In the main crater there is a natural body of water that is known as Lake Kaali. Its diameter, ranging from 30 to 60 meters, depends on the water level. Its depth is one to six meters. The lake is fed by ground water and precipitation. The bottom sediment layers are about six meters thick and up to 4 000 years old.

Kaali crater can be compared with the world's best known and youngest craters, as follows:

Crater's name and location No. of cracters Diameter Depth
1. Arizona (USA) 1 1207 174
2. Wolf Creek (Australia) 1 853 46
3. Aouelloul (Mauretania) 1 250 6
4. Henbury (Australia) 13 110 - 220 12 - 15
5. Boxhole (Australia) 1 175 16
8. Kaali (Estonia) 9 110 16
11. Ilumetsa (Estonia) 2 80 12

Crater nr. 1 is approximaterly 300 meters northwest from the main crater and is the largest aside from the main crater. Today it is a brush-filled depression four meters in depth and 39 meters in diameter.

Craters nr. 2/8 are twin craters. They are located about 600 meters south from the main crater, on a flat hillock. Nr. 2 crater's north diameter is 25 meters and southside diameter 76 meters, its depth is 3.5 meters (the depression is clean of brush and can be easily observed). This is the crater from which I. Reinwald found the first pieces of meteor in 1937.

Crater nr. 3 is 250 meters east from the previous one. This is the best preserved of the dry depressions. Its diameter is 33 meters and its depth is 3.5 meters.

Crater nr. 4 is on the north side of the Kaali to Kõljala road, 300 meters east of the main crater. Its diameter is 20 meters and the depth is 1.25 meters. This craters is almost no longer discernible.

Crater nr. 5 is 170 meters south from the previous one. Its original diameter was 13 meters and its dpeth .9 meters. This crater has yielded the largest number of meteorite pieces, including the largest one found, which weighed almost 40 grams.

Crater nr. 6 is 450 meters northwest from the main crater. This is a barely discernible depression, by the side of the road. Its diameter is 26 meters and its depth is .6 meters.

Crater nr. 7 is located opposite the Kaali store. That this is a meteorite crater was only discovered in l965. Its measurements are 15 meters diameter and one meter in depth.

Crater nr. 9 is 100 meters northwest from crater nr. 6. Its diameter is 12 meters and its depth is almost one meter.

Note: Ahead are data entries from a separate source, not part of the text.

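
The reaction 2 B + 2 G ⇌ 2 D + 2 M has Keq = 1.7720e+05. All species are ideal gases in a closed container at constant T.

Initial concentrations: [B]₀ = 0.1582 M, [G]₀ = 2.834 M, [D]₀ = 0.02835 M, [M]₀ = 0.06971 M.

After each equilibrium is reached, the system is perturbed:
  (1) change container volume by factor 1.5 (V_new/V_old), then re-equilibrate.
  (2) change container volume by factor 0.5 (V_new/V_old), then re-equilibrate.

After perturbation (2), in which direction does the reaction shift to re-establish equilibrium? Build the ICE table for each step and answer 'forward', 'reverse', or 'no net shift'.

Q₀ = 1.9430e-05 vs Keq = 1.7720e+05 ⇒ Q<K, forward
Step 1:
                   B          G          D          M
  Initial     0.1582      2.834    0.02835    0.06971
  Change     -0.1582    -0.1582     0.1582     0.1582
  Equil   3.7732e-05      2.676     0.1865     0.2279
  solve Keq expr → x = 0.07908; check Q = 1.7720e+05
Then change container volume by factor 1.5 (V_new/V_old).
Step 2:
                   B          G          D          M
  Initial 2.5155e-05      1.784     0.1243     0.1519
  Change           0          0          0          0
  Equil   2.5155e-05      1.784     0.1243     0.1519
  solve Keq expr → x = 0; check Q = 1.7720e+05
Then change container volume by factor 0.5 (V_new/V_old).
Step 3:
                   B          G          D          M
  Initial 5.0309e-05      3.568     0.2487     0.3038
  Change           0          0          0          0
  Equil   5.0309e-05      3.568     0.2487     0.3038
  solve Keq expr → x = 0; check Q = 1.7720e+05

Direction: no net shift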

It is not impossible that there are as yet undiscovered meteorite craters. Since the meteor fell as a meteor shower, this is probably more than likely. But the smaller depressions have been filled with rocks and soil by the local farmers, and they have melted into the landscape.

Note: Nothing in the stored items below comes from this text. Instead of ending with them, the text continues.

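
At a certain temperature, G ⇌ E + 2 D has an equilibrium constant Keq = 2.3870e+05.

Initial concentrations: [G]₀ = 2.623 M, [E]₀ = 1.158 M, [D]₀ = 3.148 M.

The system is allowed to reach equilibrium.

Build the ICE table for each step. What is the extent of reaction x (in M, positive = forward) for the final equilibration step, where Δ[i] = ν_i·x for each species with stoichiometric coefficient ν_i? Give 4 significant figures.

x = 2.622 M

Q₀ = 4.375 vs Keq = 2.3870e+05 ⇒ Q<K, forward
Step 1:
                  G         E         D
  init        2.623     1.158     3.148
  Δ          -2.622     2.622     5.244
  eq       0.001115      3.78     8.392
  solve Keq expr → x = 2.622; check Q = 2.3870e+05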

Kaali lake also has an important place in tradition. It was also known as Holy Lake and there is archaeological evidence that it was a place of offering for many centuries. It is known that the lake was surrounded by a wall during the early Iron Age, (600 B.C. to 100 A.D.) The length of the wall was about 470 meters, its width around 2.5 meters and its heigth to two meters.

Stones 1.5 to 1.8 meters in diameter were used in its construction. An extraordinarly number of domestic animal bones have been found inside the walled area, the latest dating to the 17th century. It is known that Estonians made animal offerings to ensure good harvests and increase in domestic animals. It is also known that offerings continued to be made in secret long after the Chruch forbade such "pagan " practices. Silver ornaments have also been found that date to 300-500 A.D. It is therefore very probable that the lake was considered holy, and offerings were made there for centuries.

Lennart Meri, in his wonderful book "Hõbevalge" (Silverwhite) has found descriptions of the meteor's fall to earth in archaic runes. Kalevala 47 runo does indeed give a very realistic description of fire falling from the sky that burned houses, fields, fens and humans.